Report: White House document shows Florida & Georgia among states in ‘red zone’

People wait in line outside of a COVID-19 testing site during the coronavirus pandemic, Thursday, July 16, 2020, in Opa-locka, Fla. (AP Photo/Lynne Sladky) (Lynne Sladky, Copyright 2020 The Associated Press. All rights reserved.)

A unpublished document obtained by the Center for Public Integrity, a nonprofit newsroom, suggests 18 states -- including Florida and Georgia -- are in the “red zone” for cases of the novel coronavirus.

The “red zone” was defined as “those core-based statistical areas (CBSAs) and counties that during the last week reported both new cases above 100 per 100,000 population, and a diagnostic test positivity result above 10%.” The document, which was dated July 14, was prepared for the White House Coronavirus Task Force.

Apart from Florida and Georgia, the 18 states that are included in the “red zone” for cases are: Alabama, Arkansas, Arizona, California, Idaho, Iowa, Kansas, Louisiana, Mississippi, North Carolina, Nevada, Oklahoma, South Carolina, Tennessee, Texas and Utah.

Florida and Georgia were also included in the 11 states that were said to be in the “red zone” for test positivity. The other states listed were: Alabama, Idaho, Louisiana, Mississippi, North Carolina, Nevada, South Carolina, Texas, Washington.

The 359-page document outlines and suggests measures that the states in the “red zone” should take, encouraging people to “wear a mask at all times.” It suggests states limit social gatherings to 10 people or fewer and maintain closures of bars and gyms.

In Florida, Miami-area authorities began stepping up enforcement of a mask requirement. Code and fire inspectors have authority to issue tickets of up to $100 for individuals and $500 for businesses not complying with guidelines to wear masks and practice social distancing. Police already had that power.

At least half of all states have adopted requirements for wearing face coverings.

But in Georgia, Republican Gov. Brian Kemp has banned cities and counties from requiring face coverings. He sued Atlanta late Thursday to prevent it from defying his order, and Mayor Keisha Lance Bottoms said she was prepared to go to court to maintain the requirement.

Millions more children in the U.S. learned Friday that they’re unlikely to return to classrooms full time in the fall because of the coronavirus pandemic as death tolls reached new highs.

It came as many states — particularly in the Sunbelt — struggled to cope with the surge and governments worldwide tried to control fresh outbreaks. In a sign of how the virus is galloping around the globe, the World Health Organization reported nearly a quarter-million new infections in a single day.

LINK: Facing The Fall

In the U.S., teams of military medics were deployed in Texas and California to help hospitals deluged by coronavirus patients. The two most populous states each reported roughly 10,000 new cases and some of their highest death counts since the pandemic began. Big numbers in Florida, Arizona and other states also are helping drive the U.S. resurgence that’s forcing states to rethink the school year.

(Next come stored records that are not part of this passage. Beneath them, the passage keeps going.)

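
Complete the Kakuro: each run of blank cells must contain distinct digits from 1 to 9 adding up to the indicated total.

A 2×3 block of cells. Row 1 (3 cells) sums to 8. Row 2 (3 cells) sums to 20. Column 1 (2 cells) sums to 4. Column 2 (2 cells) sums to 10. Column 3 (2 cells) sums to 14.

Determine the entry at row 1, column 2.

4 in 2 cells must be {1,3}.
The 8 across and the 14 down share only 5, so (1,3) = 5.
The 20 across and the 4 down share only 3, so (2,1) = 3.
(2,3) = 14 − 5 = 9 completes the 14 down.
(1,1) = 4 − 3 = 1 completes the 4 down.
(1,2) = 8 − 6 = 2 completes the 8 across.
(2,2) = 20 − 12 = 8 completes the 20 across.

2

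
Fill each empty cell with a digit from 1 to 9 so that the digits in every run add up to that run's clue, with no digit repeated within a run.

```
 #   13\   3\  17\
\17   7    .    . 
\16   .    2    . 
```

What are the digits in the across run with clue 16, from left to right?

3 in 2 cells must be {1,2}; 17 in 2 cells must be {8,9}.
R1C2 = 3 − 2 = 1 completes the 3 down.
R1C3 = 17 − 8 = 9 completes the 17 across.
R2C1 = 13 − 7 = 6 completes the 13 down.
R2C3 = 16 − 8 = 8 completes the 16 across.

6 2 8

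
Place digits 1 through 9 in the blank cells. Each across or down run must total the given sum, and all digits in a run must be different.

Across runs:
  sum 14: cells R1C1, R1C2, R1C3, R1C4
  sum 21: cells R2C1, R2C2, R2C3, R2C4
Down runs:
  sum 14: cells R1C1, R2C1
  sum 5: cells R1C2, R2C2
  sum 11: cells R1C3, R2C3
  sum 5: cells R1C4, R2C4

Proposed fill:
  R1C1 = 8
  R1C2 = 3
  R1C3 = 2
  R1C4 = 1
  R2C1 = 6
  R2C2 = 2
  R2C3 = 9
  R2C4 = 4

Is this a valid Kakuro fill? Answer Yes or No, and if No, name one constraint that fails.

Across: 8+3+2+1=14; 6+2+9+4=21. Down: 8+6=14; 3+2=5; 2+9=11; 1+4=5. No digit repeats within any run.

Yes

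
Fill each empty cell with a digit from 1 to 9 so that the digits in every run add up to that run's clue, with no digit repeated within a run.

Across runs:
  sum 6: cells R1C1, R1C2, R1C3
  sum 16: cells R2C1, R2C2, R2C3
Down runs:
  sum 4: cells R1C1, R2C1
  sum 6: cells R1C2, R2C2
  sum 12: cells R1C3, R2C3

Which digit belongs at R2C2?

4

6 in 3 cells must be {1,2,3}; 4 in 2 cells must be {1,3}.
The 6 across and the 12 down share only 3, so R1C3 = 3.
R2C3 = 12 − 3 = 9 completes the 12 down.
Given what's placed, R1C1 must be 1 to fit the 6 across and 4 down.
R1C2 = 6 − 4 = 2 completes the 6 across.
R2C1 = 4 − 1 = 3 completes the 4 down.
R2C2 = 16 − 12 = 4 completes the 16 across.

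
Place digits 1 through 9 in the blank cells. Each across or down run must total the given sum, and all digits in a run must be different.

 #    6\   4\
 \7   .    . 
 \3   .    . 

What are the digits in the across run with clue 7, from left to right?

3 in 2 cells must be {1,2}; 4 in 2 cells must be {1,3}.
The 3 across and the 4 down share only 1, so R2C2 = 1.
R1C2 = 4 − 1 = 3 completes the 4 down.
R2C1 = 3 − 1 = 2 completes the 3 across.
R1C1 = 7 − 3 = 4 completes the 7 across.

4 3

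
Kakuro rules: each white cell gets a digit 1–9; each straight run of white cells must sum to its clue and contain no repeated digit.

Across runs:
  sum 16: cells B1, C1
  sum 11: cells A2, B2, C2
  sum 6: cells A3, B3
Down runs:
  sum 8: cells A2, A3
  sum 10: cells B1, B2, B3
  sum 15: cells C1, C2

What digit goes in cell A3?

5

16 in 2 cells must be {7,9}.
The 16 across and the 10 down share only 7, so B1 = 7.
C1 = 16 − 7 = 9 completes the 16 across.
C2 = 15 − 9 = 6 completes the 15 down.
No cell is forced outright now. B2 can only be 1 or 2 (the digits allowed by both its 11 across and its 10 down). If B2 = 1: then A2 would have to be in {4} for the 11 across but in {1,2,3,5,6,7} for the 8 down — contradiction. So B2 = 2.
A2 = 11 − 8 = 3 completes the 11 across.
A3 = 8 − 3 = 5 completes the 8 down.
B3 = 6 − 5 = 1 completes the 6 across.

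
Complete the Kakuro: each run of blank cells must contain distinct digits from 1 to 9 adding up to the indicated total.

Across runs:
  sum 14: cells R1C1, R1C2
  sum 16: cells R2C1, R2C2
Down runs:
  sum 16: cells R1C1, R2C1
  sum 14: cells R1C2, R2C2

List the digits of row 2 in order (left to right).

7 9

16 in 2 cells must be {7,9}.
The 14 across and the 16 down share only 9, so R1C1 = 9.
R1C2 = 14 − 9 = 5 completes the 14 across.
R2C1 = 16 − 9 = 7 completes the 16 down.
R2C2 = 16 − 7 = 9 completes the 16 across.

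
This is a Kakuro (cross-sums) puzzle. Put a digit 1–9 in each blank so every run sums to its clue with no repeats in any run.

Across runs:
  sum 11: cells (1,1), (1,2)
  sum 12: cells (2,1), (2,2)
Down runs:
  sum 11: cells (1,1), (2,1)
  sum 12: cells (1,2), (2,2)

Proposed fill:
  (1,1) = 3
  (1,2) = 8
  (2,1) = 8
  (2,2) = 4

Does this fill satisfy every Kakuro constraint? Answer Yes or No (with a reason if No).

Yes

Across: 3+8=11; 8+4=12. Down: 3+8=11; 8+4=12. No digit repeats within any run.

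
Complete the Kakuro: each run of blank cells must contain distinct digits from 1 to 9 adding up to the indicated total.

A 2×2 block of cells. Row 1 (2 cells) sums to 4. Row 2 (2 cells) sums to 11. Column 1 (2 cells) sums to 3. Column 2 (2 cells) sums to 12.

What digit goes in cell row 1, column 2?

3

4 in 2 cells must be {1,3}; 3 in 2 cells must be {1,2}.
The 4 across and the 3 down share only 1, so (1,1) = 1.
(1,2) = 4 − 1 = 3 completes the 4 across.
(2,1) = 3 − 1 = 2 completes the 3 down.
(2,2) = 11 − 2 = 9 completes the 11 across.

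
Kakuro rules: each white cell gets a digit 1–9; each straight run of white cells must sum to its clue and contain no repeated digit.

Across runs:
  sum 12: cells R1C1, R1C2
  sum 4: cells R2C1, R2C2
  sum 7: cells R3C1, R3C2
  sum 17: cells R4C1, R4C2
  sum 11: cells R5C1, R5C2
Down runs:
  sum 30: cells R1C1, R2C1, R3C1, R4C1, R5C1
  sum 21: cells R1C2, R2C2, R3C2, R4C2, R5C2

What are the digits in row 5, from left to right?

6, 5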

Florida Gov. Ron DeSantis on Friday reiterated his belief that schools should reopen five-days a week for parents who want to send students back to campuses this fall and urged decision-makers not to be “swept up in fear.”

Some school districts, including those in Duval, St. Johns and Clay counties, are looking at pushing back school start dates as the number of new COVID-19 cases and virus-related deaths continue to climb.